Deceptively, the Quicktime ".mov" format is not a video codec, but rather audio/video container format that can contain video and audio (and some other things) in any number of compression codecs (h.264, mpeg2, ProRes, MJPEG, AAC, mp3, etc.)

Your files don't work because they include video compressed with a codec which iOS does not support (maybe PhotoJPEG if they are Flash animations?). You can check the format of your videos by opening them in Quicktime Player on Mac OS X and clicking "Show Movie Inspector" in the Window menu.

It is not possible to add support for additional codecs to the native iOS video playback system (MPMoviePlayerController and friends).

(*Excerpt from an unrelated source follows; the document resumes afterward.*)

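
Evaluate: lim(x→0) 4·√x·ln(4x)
This is a 0·∞ indeterminate form.

Rewrite 0·∞ as a quotient (0/0 or ∞/∞ form), then apply L'Hôpital's rule:
  lim(x→0) 4·√x·ln(4x) = 0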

This leaves two options;

  • Recompress your files to make them compatible
  • Use a different video playback framework.

You say you have already tried recompressing the files, but this is still the best option. I encourage you to try recompressing the files with Handbrake. The h.264 codec is capable of excellent results (see BluRay movies, the iTunes Movie store, etc.)

If you really must play back your animations in their current format, you'll need to use another video playback framework. I suggest you look at libVLC and VLCKit from the excellent VideoLan project (I'm having problems accessing the VLCKit project pages, but a fork is available here). Be aware, non-native video playback will very likely not be hardware accelerated and so will eat your users' batteries.

One last thing, if your videos are short and silent… might animated GIF be an option?